Spain’s soaring youth unemployment rate
The New York Times has published an article on Spain’s soaring youth unemployment rate, which it says has increased from 17.5% three years ago to 42.9% this year.
That would means that the recession has more than doubled the number of young people on the dole in Spain.
The article tries to go into the reasons for the huge increase and touches on some of the important systemic problems that cause so many Spanish youths to end up at unemployment offices in addition to the temporary employment contracts that so many of them were on during the boom years:
Young Spanish workers, like their counterparts in the rest of Europe, face other obstacles like union rules, long-term contracts and legal protections that shelter older workers and discourage new hiring, Mr. Osterman said. “There is a cohort of people who are condemned to a permanently stagnant career path in Spain,” he said. “It’s very worrisome.”
It also notes that the Spanish government’s attempts to solve the problem are largely useless, especially in the weak economic position it finds itself in, with Zapatero’s government now: “spending roughly 30 billion euros a year on unemployment benefits, but the money is doing little to prepare younger workers for the future.“
The NYT suggests that Spain should “invest more heavily in vocational education and retraining, and require the jobless to improve their skills.”

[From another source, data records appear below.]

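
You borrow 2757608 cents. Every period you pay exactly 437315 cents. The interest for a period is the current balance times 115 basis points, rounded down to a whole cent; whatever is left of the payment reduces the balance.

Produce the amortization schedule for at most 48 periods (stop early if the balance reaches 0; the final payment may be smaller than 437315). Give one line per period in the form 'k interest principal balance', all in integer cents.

1. interest=⌊2757608·115/10000⌋=31712; principal=437315-31712=405603; balance=2757608-405603=2352005
2. interest=⌊2352005·115/10000⌋=27048; principal=437315-27048=410267; balance=2352005-410267=1941738
3. interest=⌊1941738·115/10000⌋=22329; principal=437315-22329=414986; balance=1941738-414986=1526752
4. interest=⌊1526752·115/10000⌋=17557; principal=437315-17557=419758; balance=1526752-419758=1106994
5. interest=⌊1106994·115/10000⌋=12730; principal=437315-12730=424585; balance=1106994-424585=682409
6. interest=⌊682409·115/10000⌋=7847; principal=437315-7847=429468; balance=682409-429468=252941
7. interest=⌊252941·115/10000⌋=2908; principal=min(437315-2908,252941)=252941; balance=252941-252941=0

1 31712 405603 2352005
2 27048 410267 1941738
3 22329 414986 1526752
4 17557 419758 1106994
5 12730 424585 682409
6 7847 429468 252941
7 2908 252941 0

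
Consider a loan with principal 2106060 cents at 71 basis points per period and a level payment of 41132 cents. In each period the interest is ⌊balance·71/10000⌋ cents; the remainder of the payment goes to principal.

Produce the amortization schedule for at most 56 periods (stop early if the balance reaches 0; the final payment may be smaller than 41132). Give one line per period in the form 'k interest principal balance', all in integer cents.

1 14953 26179 2079881
2 14767 26365 2053516
3 14579 26553 2026963
4 14391 26741 2000222
5 14201 26931 1973291
6 14010 27122 1946169
7 13817 27315 1918854
8 13623 27509 1891345
9 13428 27704 1863641
10 13231 27901 1835740
11 13033 28099 1807641
12 12834 28298 1779343
13 12633 28499 1750844
14 12430 28702 1722142
15 12227 28905 1693237
16 12021 29111 1664126
17 11815 29317 1634809
18 11607 29525 1605284
19 11397 29735 1575549
20 11186 29946 1545603
21 10973 30159 1515444
22 10759 30373 1485071
23 10544 30588 1454483
24 10326 30806 1423677
25 10108 31024 1392653
26 9887 31245 1361408
27 9665 31467 1329941
28 9442 31690 1298251
29 9217 31915 1266336
30 8990 32142 1234194
31 8762 32370 1201824
32 8532 32600 1169224
33 8301 32831 1136393
34 8068 33064 1103329
35 7833 33299 1070030
36 7597 33535 1036495
37 7359 33773 1002722
38 7119 34013 968709
39 6877 34255 934454
40 6634 34498 899956
41 6389 34743 865213
42 6143 34989 830224
43 5894 35238 794986
44 5644 35488 759498
45 5392 35740 723758
46 5138 35994 687764
47 4883 36249 651515
48 4625 36507 615008
49 4366 36766 578242
50 4105 37027 541215
51 3842 37290 503925
52 3577 37555 466370
53 3311 37821 428549
54 3042 38090 390459
55 2772 38360 352099
56 2499 38633 313466

1. interest=⌊2106060·71/10000⌋=14953; principal=41132-14953=26179; balance=2106060-26179=2079881
2. interest=⌊2079881·71/10000⌋=14767; principal=41132-14767=26365; balance=2079881-26365=2053516
3. interest=⌊2053516·71/10000⌋=14579; principal=41132-14579=26553; balance=2053516-26553=2026963
4. interest=⌊2026963·71/10000⌋=14391; principal=41132-14391=26741; balance=2026963-26741=2000222
5. interest=⌊2000222·71/10000⌋=14201; principal=41132-14201=26931; balance=2000222-26931=1973291
6. interest=⌊1973291·71/10000⌋=14010; principal=41132-14010=27122; balance=1973291-27122=1946169
7. interest=⌊1946169·71/10000⌋=13817; principal=41132-13817=27315; balance=1946169-27315=1918854
8. interest=⌊1918854·71/10000⌋=13623; principal=41132-13623=27509; balance=1918854-27509=1891345
9. interest=⌊1891345·71/10000⌋=13428; principal=41132-13428=27704; balance=1891345-27704=1863641
10. interest=⌊1863641·71/10000⌋=13231; principal=41132-13231=27901; balance=1863641-27901=1835740
11. interest=⌊1835740·71/10000⌋=13033; principal=41132-13033=28099; balance=1835740-28099=1807641
12. interest=⌊1807641·71/10000⌋=12834; principal=41132-12834=28298; balance=1807641-28298=1779343
13. interest=⌊1779343·71/10000⌋=12633; principal=41132-12633=28499; balance=1779343-28499=1750844
14. interest=⌊1750844·71/10000⌋=12430; principal=41132-12430=28702; balance=1750844-28702=1722142
15. interest=⌊1722142·71/10000⌋=12227; principal=41132-12227=28905; balance=1722142-28905=1693237
16. interest=⌊1693237·71/10000⌋=12021; principal=41132-12021=29111; balance=1693237-29111=1664126
17. interest=⌊1664126·71/10000⌋=11815; principal=41132-11815=29317; balance=1664126-29317=1634809
18. interest=⌊1634809·71/10000⌋=11607; principal=41132-11607=29525; balance=1634809-29525=1605284
19. interest=⌊1605284·71/10000⌋=11397; principal=41132-11397=29735; balance=1605284-29735=1575549
20. interest=⌊1575549·71/10000⌋=11186; principal=41132-11186=29946; balance=1575549-29946=1545603
21. interest=⌊1545603·71/10000⌋=10973; principal=41132-10973=30159; balance=1545603-30159=1515444
22. interest=⌊1515444·71/10000⌋=10759; principal=41132-10759=30373; balance=1515444-30373=1485071
23. interest=⌊1485071·71/10000⌋=10544; principal=41132-10544=30588; balance=1485071-30588=1454483
24. interest=⌊1454483·71/10000⌋=10326; principal=41132-10326=30806; balance=1454483-30806=1423677
25. interest=⌊1423677·71/10000⌋=10108; principal=41132-10108=31024; balance=1423677-31024=1392653
26. interest=⌊1392653·71/10000⌋=9887; principal=41132-9887=31245; balance=1392653-31245=1361408
27. interest=⌊1361408·71/10000⌋=9665; principal=41132-9665=31467; balance=1361408-31467=1329941
28. interest=⌊1329941·71/10000⌋=9442; principal=41132-9442=31690; balance=1329941-31690=1298251
29. interest=⌊1298251·71/10000⌋=9217; principal=41132-9217=31915; balance=1298251-31915=1266336
30. interest=⌊1266336·71/10000⌋=8990; principal=41132-8990=32142; balance=1266336-32142=1234194
31. interest=⌊1234194·71/10000⌋=8762; principal=41132-8762=32370; balance=1234194-32370=1201824
32. interest=⌊1201824·71/10000⌋=8532; principal=41132-8532=32600; balance=1201824-32600=1169224
33. interest=⌊1169224·71/10000⌋=8301; principal=41132-8301=32831; balance=1169224-32831=1136393
34. interest=⌊1136393·71/10000⌋=8068; principal=41132-8068=33064; balance=1136393-33064=1103329
35. interest=⌊1103329·71/10000⌋=7833; principal=41132-7833=33299; balance=1103329-33299=1070030
36. interest=⌊1070030·71/10000⌋=7597; principal=41132-7597=33535; balance=1070030-33535=1036495
37. interest=⌊1036495·71/10000⌋=7359; principal=41132-7359=33773; balance=1036495-33773=1002722
38. interest=⌊1002722·71/10000⌋=7119; principal=41132-7119=34013; balance=1002722-34013=968709
39. interest=⌊968709·71/10000⌋=6877; principal=41132-6877=34255; balance=968709-34255=934454
40. interest=⌊934454·71/10000⌋=6634; principal=41132-6634=34498; balance=934454-34498=899956
41. interest=⌊899956·71/10000⌋=6389; principal=41132-6389=34743; balance=899956-34743=865213
42. interest=⌊865213·71/10000⌋=6143; principal=41132-6143=34989; balance=865213-34989=830224
43. interest=⌊830224·71/10000⌋=5894; principal=41132-5894=35238; balance=830224-35238=794986
44. interest=⌊794986·71/10000⌋=5644; principal=41132-5644=35488; balance=794986-35488=759498
45. interest=⌊759498·71/10000⌋=5392; principal=41132-5392=35740; balance=759498-35740=723758
46. interest=⌊723758·71/10000⌋=5138; principal=41132-5138=35994; balance=723758-35994=687764
47. interest=⌊687764·71/10000⌋=4883; principal=41132-4883=36249; balance=687764-36249=651515
48. interest=⌊651515·71/10000⌋=4625; principal=41132-4625=36507; balance=651515-36507=615008
49. interest=⌊615008·71/10000⌋=4366; principal=41132-4366=36766; balance=615008-36766=578242
50. interest=⌊578242·71/10000⌋=4105; principal=41132-4105=37027; balance=578242-37027=541215
51. interest=⌊541215·71/10000⌋=3842; principal=41132-3842=37290; balance=541215-37290=503925
52. interest=⌊503925·71/10000⌋=3577; principal=41132-3577=37555; balance=503925-37555=466370
53. interest=⌊466370·71/10000⌋=3311; principal=41132-3311=37821; balance=466370-37821=428549
54. interest=⌊428549·71/10000⌋=3042; principal=41132-3042=38090; balance=428549-38090=390459
55. interest=⌊390459·71/10000⌋=2772; principal=41132-2772=38360; balance=390459-38360=352099
56. interest=⌊352099·71/10000⌋=2499; principal=41132-2499=38633; balance=352099-38633=313466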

A fine suggestion, but preemptive at the moment. There’s currently no coherent national business plan to replace construction and tourism, so how are all the young people (and the older unemployed) supposed to know what to retrain as?
I was commenting with an American friend before Christmas that Spain, as a society, isn’t particularly entrepreneurial when compared to somewhere like the US (and perhaps the UK). A Russian friend has told me over the holidays that most of her friends dream of owning their own companies or becoming business consultants.
So many young people in Spain still dream of becoming some type of civil servant via the famed public examination system to be selected for a stable, relatively well-paid job for life with great hours and holidays.
It’s easy to see why when comparatively it takes so long to set up a new company here, especially in the recession, and when the private employment market is so plagued with systemic problems.
During last night’s New Year’s Eve TV replays of weird and laughable moments from recent Spanish cultural history, a Spanish comedian in the 1980′s pretended to be on the phone apologising to a friend for having ‘encouraged him to move back to Spain to spend 16 years looking for a job‘.
The systemic youth unemployment problems Spain is facing aren’t new and there’s still no real plan for a sustainable Spanish economy – or sustainable youth employment.